第2話

 遺跡は「青の神殿」と呼ばれることもあって、森を抜けた先にある。森の中でいろんなものを摘みながら歩いて行くとじきに見えてきた。壁が青い奥神殿は大きな一枚石の建物の奥だ。まるで継ぎ目の見えない一枚石で建てられた灰色の前神殿は壁がなく、床と天井だけで4階建だ。風がすうすうするし、中に立つとひんやりとする。

 不思議な建物。

 少し不気味だ。


 昔はこの辺りに神殿がたくさんあったのだという。あたしのじいさんのじいさんが子供だった頃の話だって。

 一体なんでこんな建物を作ったのか、誰も知らない。

 神殿、と呼ばれているけれど、これが本当に神殿だったのかも誰も知らない。とにかく村にはないような大きな建物だ。


 伝説はある。


 昔、この神殿は多くのものを村の人たちに与えてくれたのだと。

 本当に困ったら神殿に行けば何か与えられたのだと。結婚した時と、子供が生まれた時、それから本当に困った時一生に一度だけ、村の人は神殿に行って何か一つもらってきたのだと。それは椅子だったり、机だったり、美しい色の硝子の皿だったりした。今でもいくつか村に神殿のものが残っているけれど、ほとんど壊れてしまっている。

 遺跡の中にもいくつかものはあるけど、ホコリだらけだ。昔の人はなんでこんなところから物をもらってありがたがってたんだろ、って思う。



 つまり、遺跡は今では単なるガラクタだらけの建物だ。


 ザカリはこの遺跡が好きで、隙をみてはここに来る。そして2階の小さな「部屋」でぼんやりしている。

 神殿の中には窓がない。いくつか壊れた壁の隙間から光が入ってくるだけだし、その上ツタが建物の中までツルを伸ばしてくるものだから、ほの暗い。

 そのほの暗い建物の中、差し込んでいる光がキラキラしているところに、ザカリは座っていた。

 とても古びたボロボロの椅子のようなものの上に。

 ザカリは透明の膜に包まれた薄黄色い布みたいなものをつくづく眺めている。時々見つかるこの布はとても脆い。脆いけれどどれもとても人間の手で描いたとは思えないような奇妙な絵がのっていて、この絵を見る時、あたしにはなんでザカリがこの建物にこんなに興味を持ってしまうのか、ほんの少しだけ、わかる。

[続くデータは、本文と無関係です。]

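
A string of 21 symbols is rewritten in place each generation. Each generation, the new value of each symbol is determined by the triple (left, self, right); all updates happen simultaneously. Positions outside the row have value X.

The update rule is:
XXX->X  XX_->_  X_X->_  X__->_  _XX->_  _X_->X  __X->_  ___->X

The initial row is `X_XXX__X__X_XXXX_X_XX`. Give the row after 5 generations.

generation 1: ___X___X__X__XX__X__X
generation 2: _X_X_X_X__X______X___
generation 3: _X_X_X_X__X_XXXX_X_X_
generation 4: _X_X_X_X__X__XX__X_X_
generation 5: _X_X_X_X__X______X_X_

_X_X_X_X__X______X_X_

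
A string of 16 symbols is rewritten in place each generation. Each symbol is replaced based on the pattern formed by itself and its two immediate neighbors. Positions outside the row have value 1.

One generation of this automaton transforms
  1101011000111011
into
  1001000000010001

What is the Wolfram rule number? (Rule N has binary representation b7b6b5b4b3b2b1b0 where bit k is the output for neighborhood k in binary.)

132

position 0: 111 → 1  (bit 7 = 1)
position 1: 110 → 0  (bit 6 = 0)
position 2: 101 → 0  (bit 5 = 0)
position 7: 100 → 0  (bit 4 = 0)
position 5: 011 → 0  (bit 3 = 0)
position 3: 010 → 1  (bit 2 = 1)
position 9: 001 → 0  (bit 1 = 0)
position 8: 000 → 0  (bit 0 = 0)
bits b7..b0 = 10000100 = 132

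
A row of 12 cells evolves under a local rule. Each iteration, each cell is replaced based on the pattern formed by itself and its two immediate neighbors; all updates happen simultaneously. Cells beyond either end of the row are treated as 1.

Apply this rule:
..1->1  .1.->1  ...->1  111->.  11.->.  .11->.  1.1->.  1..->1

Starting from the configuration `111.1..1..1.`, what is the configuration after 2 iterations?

1111........

iteration 1: ....1111111.
iteration 2: 1111........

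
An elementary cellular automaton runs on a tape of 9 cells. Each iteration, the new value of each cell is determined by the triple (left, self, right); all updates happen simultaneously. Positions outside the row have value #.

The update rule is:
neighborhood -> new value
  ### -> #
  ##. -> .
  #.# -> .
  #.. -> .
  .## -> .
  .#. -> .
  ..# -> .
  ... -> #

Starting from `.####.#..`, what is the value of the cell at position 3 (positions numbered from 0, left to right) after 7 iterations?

.

iteration 1: ..##.....
iteration 2: .....###.
iteration 3: .###..#..
iteration 4: ..#......
iteration 5: ....####.
iteration 6: .##..##..
iteration 7: .........
position 3 holds .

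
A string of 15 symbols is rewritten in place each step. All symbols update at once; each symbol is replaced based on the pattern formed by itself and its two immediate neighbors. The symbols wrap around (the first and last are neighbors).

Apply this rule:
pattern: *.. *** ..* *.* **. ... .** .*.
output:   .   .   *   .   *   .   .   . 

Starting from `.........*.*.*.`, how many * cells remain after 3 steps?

1

step 1: ........*......
step 2: .......*.......
step 3: ......*........
count of *: 1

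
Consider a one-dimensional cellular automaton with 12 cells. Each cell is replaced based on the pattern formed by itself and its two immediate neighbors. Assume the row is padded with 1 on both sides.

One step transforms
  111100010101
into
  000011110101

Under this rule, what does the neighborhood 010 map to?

At position 7 the neighborhood is 010; the next row has 1 there.

1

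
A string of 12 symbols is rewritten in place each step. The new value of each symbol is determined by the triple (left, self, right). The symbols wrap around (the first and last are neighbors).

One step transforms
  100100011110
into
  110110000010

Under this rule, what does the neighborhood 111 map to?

0

At position 8 the neighborhood is 111; the next row has 0 there.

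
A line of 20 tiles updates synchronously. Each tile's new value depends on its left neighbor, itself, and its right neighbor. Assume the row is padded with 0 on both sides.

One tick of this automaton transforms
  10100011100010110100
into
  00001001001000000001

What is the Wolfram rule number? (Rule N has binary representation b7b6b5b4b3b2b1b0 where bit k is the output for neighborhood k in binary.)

129

position 7: 111 → 1  (bit 7 = 1)
position 8: 110 → 0  (bit 6 = 0)
position 1: 101 → 0  (bit 5 = 0)
position 3: 100 → 0  (bit 4 = 0)
position 6: 011 → 0  (bit 3 = 0)
position 0: 010 → 0  (bit 2 = 0)
position 5: 001 → 0  (bit 1 = 0)
position 4: 000 → 1  (bit 0 = 1)
bits b7..b0 = 10000001 = 129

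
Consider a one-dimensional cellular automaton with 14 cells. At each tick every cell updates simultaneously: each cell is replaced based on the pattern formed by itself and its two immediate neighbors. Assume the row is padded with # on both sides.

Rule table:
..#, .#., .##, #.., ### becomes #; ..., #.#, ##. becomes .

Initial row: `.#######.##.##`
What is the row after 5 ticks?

.##..#########

.######..#..##
.#####.#######
.####..#######
.###.#########
.##..#########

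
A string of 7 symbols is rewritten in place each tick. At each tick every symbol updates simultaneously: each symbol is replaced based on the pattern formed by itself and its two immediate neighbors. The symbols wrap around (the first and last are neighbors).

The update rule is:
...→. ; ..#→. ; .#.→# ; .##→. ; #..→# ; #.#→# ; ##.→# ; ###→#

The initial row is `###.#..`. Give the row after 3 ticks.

#..####

.#####.
..#####
#..####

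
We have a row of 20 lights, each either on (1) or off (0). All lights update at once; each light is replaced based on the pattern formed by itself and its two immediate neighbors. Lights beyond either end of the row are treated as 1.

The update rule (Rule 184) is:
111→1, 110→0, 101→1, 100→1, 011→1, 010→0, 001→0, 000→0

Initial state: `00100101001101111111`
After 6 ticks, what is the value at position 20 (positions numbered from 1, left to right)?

1

10010010101011111111
01001001010111111111
10100100101111111111
01010010011111111111
10101001011111111111
01010100111111111111
position 20 holds 1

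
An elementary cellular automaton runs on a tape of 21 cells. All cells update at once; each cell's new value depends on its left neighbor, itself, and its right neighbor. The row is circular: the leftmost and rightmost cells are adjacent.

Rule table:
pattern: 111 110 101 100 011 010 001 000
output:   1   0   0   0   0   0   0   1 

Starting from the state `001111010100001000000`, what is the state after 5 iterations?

100110000001100011111
000000111100001001111
011110011001100000110
001100000000001110000
100001111111100100111

100001111111100100111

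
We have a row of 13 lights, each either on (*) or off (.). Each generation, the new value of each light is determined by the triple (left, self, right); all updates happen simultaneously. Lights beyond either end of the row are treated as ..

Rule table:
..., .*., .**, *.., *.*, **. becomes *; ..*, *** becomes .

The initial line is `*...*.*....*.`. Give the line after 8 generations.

generation 1: ***.******.**
generation 2: *.***....****
generation 3: ***.****.*..*
generation 4: *.***..****.*
generation 5: ***.**.*..***
generation 6: *.*******.*.*
generation 7: ***.....*****
generation 8: *.*****.*...*

*.*****.*...*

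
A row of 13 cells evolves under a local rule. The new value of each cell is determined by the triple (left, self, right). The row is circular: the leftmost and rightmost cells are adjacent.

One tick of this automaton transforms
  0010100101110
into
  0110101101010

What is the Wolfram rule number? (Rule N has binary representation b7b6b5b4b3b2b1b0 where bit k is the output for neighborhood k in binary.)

position 10: 111 → 0  (bit 7 = 0)
position 11: 110 → 1  (bit 6 = 1)
position 3: 101 → 0  (bit 5 = 0)
position 5: 100 → 0  (bit 4 = 0)
position 9: 011 → 1  (bit 3 = 1)
position 2: 010 → 1  (bit 2 = 1)
position 1: 001 → 1  (bit 1 = 1)
position 0: 000 → 0  (bit 0 = 0)
bits b7..b0 = 01001110 = 78

78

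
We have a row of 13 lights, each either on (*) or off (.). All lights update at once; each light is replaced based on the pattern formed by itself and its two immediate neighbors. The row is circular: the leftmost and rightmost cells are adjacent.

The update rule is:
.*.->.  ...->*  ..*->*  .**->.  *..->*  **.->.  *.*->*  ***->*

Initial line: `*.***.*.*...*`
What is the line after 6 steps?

.*.*.*.*.***.
*.*.*.*.*.*.*
.*.*.*.*.*.*.
*.*.*.*.*.*.*  (repeats step 2; period 2)
step 6: *.*.*.*.*.*.*

*.*.*.*.*.*.*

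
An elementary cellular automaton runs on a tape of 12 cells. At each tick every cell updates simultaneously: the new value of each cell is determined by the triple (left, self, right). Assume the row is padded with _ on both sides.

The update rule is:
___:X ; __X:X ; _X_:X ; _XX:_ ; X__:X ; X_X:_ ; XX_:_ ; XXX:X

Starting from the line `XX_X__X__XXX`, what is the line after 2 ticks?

XXX_XXXX__XX

tick 1: ___XXXXXX_X_
tick 2: XXX_XXXX__XX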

 絵は大抵同じ顔の横向きの男の全身を線だけで描いたものだ。男には髪が生えておらず、時々なんだか困ったような顔をしている。嬉しそうに笑っている絵もある。手に何か、持っていて口を開いている写真もある。


「あれ? タムジン──どうしたの」


 ザカリが顔をあげた。


「どうしたの、じゃないよ。おばさんがずっと探してる。呼びに来いって言われた」


 ぶすっと答えると、「ああ」とザカリは喉の奥で笑った。


「母さんが、ね」


 なあんだ、と、言われたような気がして、あたしは少しムッとする。


「ザカリが勝手にどこかにいくたんびに、あたしが呼び出されるの。やってる途中の仕事もやめさせられるの。わかってる?」


「そうだよね……だけど、タムジンが今やってることなんて、たいして大切なことじゃないでしょ」



「……な……!」


 ザカリがあっけらかんとそう言うから、あたしは、何も言えずにザカリを睨みつけて地団駄を踏んだ。


「……なに、タムジン」


「ザカリのバカ!」


「バカでもなんでもいいよ。」


「……なん……で、そんなこと、言うの!」


 あたしは、あんたと結婚するために、あんたのシャツを縫うために、イラクサを梳いているのに、なんで、ザカリがそんなこと言うの!


「だって、タムジンは別にシャツなんか作りたくないんでしょ。自分でそう言ってたじゃん」


 ザカリは淡々と自分の足元を見て言う。それから突然びっくりしたみたいに目を見開いた。


「タムジン──泣いてるの?」


「そんなの──」


あたしは大きな声をだしてしまった。